Scott Pask creates a brilliant set that is heavily influenced by Alexander Calder’s mobiles. The orchard—with a cluster of mobiles resembling cherry trees—takes on the perfect metaphorical imagery of a society held in balance. The nursery room of the first and last scenes also resembles a mobile, with the picture window hung from the ceiling. Michael Krass’ costumes compliment the atmosphere and also show the progression of time: the characters are in period costumes at the beginning, but by the end are in contemporary dress. The masquerade ball that begins the second act also features various clown costumes, recalling Calder’s Cirque Mobile.
Karam’s dynamic writing instills specific characters with relatable modern personalities. Charlotta (Tina Benko), traditionally the governess, in this version becomes a magician. Benko’s portrayal makes her simultaneously quirky, independent, and vulnerable; this secondary character stands out as a symbol of the loneliness of someone whose life and career depends on the existence of the aristocratic class. Semyon Yepikhodov (Quinn Mattfeld) is another comedic element as the family accountant who stumbles on as an early twentieth-century slacker.
Simon Godwin’s direction makes Chekhov’s monument of a play engaging, and the stellar cast brings much depth and complexity out of each character. It’s a treat to watch masters such as Chuck Cooper, Joel Grey, and John Glover. Tavi Gevinson is a perfect Anya, who, in what is ultimately a tragic story, carries hope with her optimism and liberal beliefs.
However problematic the message of this version is, from a production standpoint, Roundabout Theatre Company’s The Cherry Orchard has the quality of a meticulously tuned instrument, encompassing perfectly both the comedic and tragic elements the play endeavors to include.
(The Cherry Orchard plays at American Airlines Theater, 227 West 42nd Street, through December 4, 2016. The running time is two hours 15 minutes with an intermission. Performances are Tuesdays at 8; Wednesdays at 2 and 8; Thursdays and Fridays at 8; Saturdays at 2 and 8; and Sundays at 2. Tickets are $57-$142 and are available at roundabouttheatre.org or by calling 212-719-1300.)

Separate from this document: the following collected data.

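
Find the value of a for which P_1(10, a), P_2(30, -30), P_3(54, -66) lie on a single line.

0

The three points are collinear iff det[P_1P_2; P_1P_3] = 0.
This determinant is linear in a: (24)a + (0) = 0, so a = 0.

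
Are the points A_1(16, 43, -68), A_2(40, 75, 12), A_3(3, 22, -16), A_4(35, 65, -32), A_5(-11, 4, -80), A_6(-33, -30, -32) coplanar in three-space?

No

The plane through A_1, A_2, A_3 has normal n = A_1A_2 × A_1A_3 = (3344, -2288, -88) and equation n·P = -38896.
Checking the remaining points: n·A_4 = -28864, n·A_5 = -38896, n·A_6 = -38896.
Since n·A_4 = -28864 ≠ -38896, A_4 is off the plane and the points are not all coplanar.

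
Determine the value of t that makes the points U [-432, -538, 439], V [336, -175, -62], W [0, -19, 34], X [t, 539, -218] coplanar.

The points are coplanar iff UV · (UW × UX) = 0.
Expanding, this is linear in t: (113004)t + (-8136288) = 0.
So t = 72.

72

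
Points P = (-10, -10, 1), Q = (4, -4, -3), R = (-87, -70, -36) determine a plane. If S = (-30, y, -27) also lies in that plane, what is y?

The plane through P, Q, R has equation −462x + 826y − 378z = -4018.
Substituting S: (826)y + (24066) = -4018, so y = -34.

-34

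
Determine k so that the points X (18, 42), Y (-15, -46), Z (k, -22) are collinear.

-6

The three points are collinear iff det[XY; XZ] = 0.
This determinant is linear in k: (88)k + (528) = 0, so k = -6.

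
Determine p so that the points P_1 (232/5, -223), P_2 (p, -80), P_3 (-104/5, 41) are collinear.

Collinearity: (P_2 − P_1) must be parallel to (P_3 − P_1) = (-336/5, 264).
Cross-multiplying the components: (p − 232/5)·(264) = (143)·(-336/5).
Solving gives p = 10.

10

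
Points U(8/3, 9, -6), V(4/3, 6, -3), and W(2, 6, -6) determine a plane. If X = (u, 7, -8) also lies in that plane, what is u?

A normal to the plane is n = UV × UW = (9, -2, 2).
X lies in the plane iff n · UX = 0.
This gives (9)u + (-24) = 0, so u = 8/3.

8/3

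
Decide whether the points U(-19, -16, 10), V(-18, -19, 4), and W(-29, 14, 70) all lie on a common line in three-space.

Yes

UV = (1, -3, -6), UW = (-10, 30, 60).
Each component of UW is -10 times the corresponding component of UV, so UW = -10·UV and the points are collinear.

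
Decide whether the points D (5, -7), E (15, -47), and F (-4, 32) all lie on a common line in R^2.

No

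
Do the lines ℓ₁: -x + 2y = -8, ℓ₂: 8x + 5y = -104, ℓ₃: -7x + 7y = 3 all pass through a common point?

No

Intersecting ℓ₁ and ℓ₂: solving the 2×2 system gives (x, y) = (-8, -8).
Substitute into ℓ₃: (-7)(-8) + (7)(-8) = 0.
But ℓ₃ requires 3 ≠ 0, so the three lines have no common point.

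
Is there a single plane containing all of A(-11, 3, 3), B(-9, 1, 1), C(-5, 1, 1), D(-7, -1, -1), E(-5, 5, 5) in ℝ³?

The plane through A, B, C has normal n = AB × AC = (0, -8, 8) and equation n·P = 0.
Checking the remaining points: n·D = 0, n·E = 0.
All equal 0, so all 5 points lie in one plane.

Yes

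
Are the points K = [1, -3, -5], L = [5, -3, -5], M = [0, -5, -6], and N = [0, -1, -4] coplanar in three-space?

A normal to the plane through K, L, M is n = KL × KM = (0, 4, -8).
The plane has equation n·P = 28. For N: n·N = 28.
Equal, so N lies in the plane and all four are coplanar.

Yes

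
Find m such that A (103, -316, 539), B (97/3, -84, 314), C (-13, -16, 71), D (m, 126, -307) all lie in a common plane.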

The Cherry Orchard is by Anton Chekhov, with a new version by Stephen Karam. Directed by Simon Godwin. Set Design is by Scott Pask, Costume Design is by Michael Krass, Lighting Design is by Donald Holder, Sound Design is by Christopher Cronin, Movement Design is by Jonathan Goddard. Original Music is by Nico Muhly.
The cast is Diane Lane, Chuck Cooper, Tavi Gevinson, John Glover, Celia Keenan-Bolger, Harold Perrineau, Joel Grey, Kyle Beltran, Tina Benko, Susannah Flood, Maurice Jones, Quinn Mattfeld, Peter Bradbury, Philip Kerr, Lise Bruneau, Jacqueline Jarrold, Ian Lassiter and Carl Hendrick Louis.